Of course, if your time series is fitted by an alternative time series model, such as an \(MA(P)\) model or an \(ARMA(p,q)\) model, then these theorems may not be of use to you. Some further reading may be required. As a data scientist it is important to have the skill of being able to broaden your knowledge independently when required by your data!

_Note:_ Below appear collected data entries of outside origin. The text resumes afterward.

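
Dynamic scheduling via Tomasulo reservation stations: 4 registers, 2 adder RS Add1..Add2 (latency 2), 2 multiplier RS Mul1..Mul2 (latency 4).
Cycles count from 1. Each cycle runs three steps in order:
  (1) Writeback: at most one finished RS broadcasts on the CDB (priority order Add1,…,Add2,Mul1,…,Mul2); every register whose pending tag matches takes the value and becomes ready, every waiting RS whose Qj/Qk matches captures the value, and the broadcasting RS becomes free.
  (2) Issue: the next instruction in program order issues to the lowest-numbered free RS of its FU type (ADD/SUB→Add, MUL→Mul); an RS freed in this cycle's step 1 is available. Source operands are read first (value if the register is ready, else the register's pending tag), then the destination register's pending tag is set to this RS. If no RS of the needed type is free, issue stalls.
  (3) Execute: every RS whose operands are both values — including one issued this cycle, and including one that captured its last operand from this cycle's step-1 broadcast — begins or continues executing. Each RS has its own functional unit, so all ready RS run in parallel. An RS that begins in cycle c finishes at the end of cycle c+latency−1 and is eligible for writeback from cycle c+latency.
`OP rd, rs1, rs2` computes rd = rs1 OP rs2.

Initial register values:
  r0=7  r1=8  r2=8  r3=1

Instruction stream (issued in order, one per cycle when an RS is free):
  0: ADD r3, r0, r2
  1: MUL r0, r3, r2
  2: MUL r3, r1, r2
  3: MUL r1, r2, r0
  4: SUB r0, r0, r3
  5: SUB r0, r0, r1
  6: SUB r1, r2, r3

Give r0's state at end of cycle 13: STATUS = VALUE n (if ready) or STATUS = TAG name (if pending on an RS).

STATUS = VALUE -904

c1: issue ADD r3<-Add1 | r0:7,r1:8,r2:8,r3:Add1
c2: issue MUL r0<-Mul1 | r0:Mul1,r1:8,r2:8,r3:Add1
c3: CDB Add1=15; issue MUL r3<-Mul2 | r0:Mul1,r1:8,r2:8,r3:Mul2
c4: stall | r0:Mul1,r1:8,r2:8,r3:Mul2
c5: stall | r0:Mul1,r1:8,r2:8,r3:Mul2
c6: stall | r0:Mul1,r1:8,r2:8,r3:Mul2
c7: CDB Mul1=120; issue MUL r1<-Mul1 | r0:120,r1:Mul1,r2:8,r3:Mul2
c8: CDB Mul2=64; issue SUB r0<-Add1 | r0:Add1,r1:Mul1,r2:8,r3:64
c9: issue SUB r0<-Add2 | r0:Add2,r1:Mul1,r2:8,r3:64
c10: CDB Add1=56; issue SUB r1<-Add1 | r0:Add2,r1:Add1,r2:8,r3:64
c11: CDB Mul1=960 | r0:Add2,r1:Add1,r2:8,r3:64
c12: CDB Add1=-56 | r0:Add2,r1:-56,r2:8,r3:64
c13: CDB Add2=-904 | r0:-904,r1:-56,r2:8,r3:64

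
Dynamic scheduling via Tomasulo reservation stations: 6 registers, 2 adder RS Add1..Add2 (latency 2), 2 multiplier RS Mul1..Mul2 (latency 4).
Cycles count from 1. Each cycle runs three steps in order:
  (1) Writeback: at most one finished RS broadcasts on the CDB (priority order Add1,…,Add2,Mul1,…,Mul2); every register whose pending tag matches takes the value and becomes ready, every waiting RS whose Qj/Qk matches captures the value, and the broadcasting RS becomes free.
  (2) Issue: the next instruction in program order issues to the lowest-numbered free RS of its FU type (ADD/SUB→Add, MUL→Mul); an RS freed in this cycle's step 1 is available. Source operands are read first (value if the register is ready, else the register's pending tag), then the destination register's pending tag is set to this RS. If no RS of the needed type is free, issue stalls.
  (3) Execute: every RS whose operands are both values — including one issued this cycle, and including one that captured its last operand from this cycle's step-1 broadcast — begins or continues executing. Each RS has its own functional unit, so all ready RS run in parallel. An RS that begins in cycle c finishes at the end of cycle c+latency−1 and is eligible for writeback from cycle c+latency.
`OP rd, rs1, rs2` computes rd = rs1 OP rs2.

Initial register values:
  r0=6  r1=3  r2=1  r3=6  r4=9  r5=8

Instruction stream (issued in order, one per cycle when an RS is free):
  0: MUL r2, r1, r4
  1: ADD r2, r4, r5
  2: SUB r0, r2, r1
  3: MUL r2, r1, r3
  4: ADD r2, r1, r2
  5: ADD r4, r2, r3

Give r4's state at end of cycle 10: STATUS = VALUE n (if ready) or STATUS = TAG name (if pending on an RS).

cycle 1: issue MUL r2<-Mul1 // r0:6,r1:3,r2:Mul1,r3:6,r4:9,r5:8
cycle 2: issue ADD r2<-Add1 // r0:6,r1:3,r2:Add1,r3:6,r4:9,r5:8
cycle 3: issue SUB r0<-Add2 // r0:Add2,r1:3,r2:Add1,r3:6,r4:9,r5:8
cycle 4: CDB Add1=17; issue MUL r2<-Mul2 // r0:Add2,r1:3,r2:Mul2,r3:6,r4:9,r5:8
cycle 5: CDB Mul1=27; issue ADD r2<-Add1 // r0:Add2,r1:3,r2:Add1,r3:6,r4:9,r5:8
cycle 6: CDB Add2=14; issue ADD r4<-Add2 // r0:14,r1:3,r2:Add1,r3:6,r4:Add2,r5:8
cycle 7: - // r0:14,r1:3,r2:Add1,r3:6,r4:Add2,r5:8
cycle 8: CDB Mul2=18 // r0:14,r1:3,r2:Add1,r3:6,r4:Add2,r5:8
cycle 9: - // r0:14,r1:3,r2:Add1,r3:6,r4:Add2,r5:8
cycle 10: CDB Add1=21 // r0:14,r1:3,r2:21,r3:6,r4:Add2,r5:8

STATUS = TAG Add2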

The forecast function can be used in R to make future predictions using fitted models from Section 7.4. Within this function the level parameter can be used to give bounds for confidence intervals. This is illustrated in the following example.
Consider again the data from Example 7.4.2. Make predictions for the next \(6\) time steps.
Inspired by the fitted model of Example 7.4.3, run the code:
library(forecast)
data = c(1.70361316, 1.39819724, 3.65999528, 3.25475575, 3.61901954, 3.28511974,
2.21333456, 2.18079340, 0.15775543, 1.60753475, 1.60003461, 3.61264282,
3.72688807, 2.64425283, 2.99055390, 1.75740088, 0.32802739, 0.58667089,
0.08471193, 0.07734609, 0.14395280, -0.45996343, -0.98263582, -1.01955085,
0.26049123, -1.28912469, -0.56626603, -0.17668906, 0.90407968, 0.50948779)
data = ts(data)
mod <-arima(data,order=c(1,0,0),method="ML")
pred <- forecast(data,h=6,model=mod,level=95)
pred
There a number of sources of error in forecasting that one should be aware of:
An incorrect model may have been fitted. This could come from a poor choice of standard time series to fit, or from poor choice of parameters within a correct choice of standard time series.
Even if a model fits data well, there will inevitably be uncertainty in each parameter estimation. This uncertainty can and should be accounted for when making and communicating predictions.
Making a prediction for \(X_{n+k}\) having observed data up to time \(t=n\) usually involves future values of white noise \(Z_{n+1}, \ldots, Z_{n+k}\). However these are unknown and therefore introduce another source of uncertainty. Our uncertainty bounds will increase the further into the future we wish to make predictions.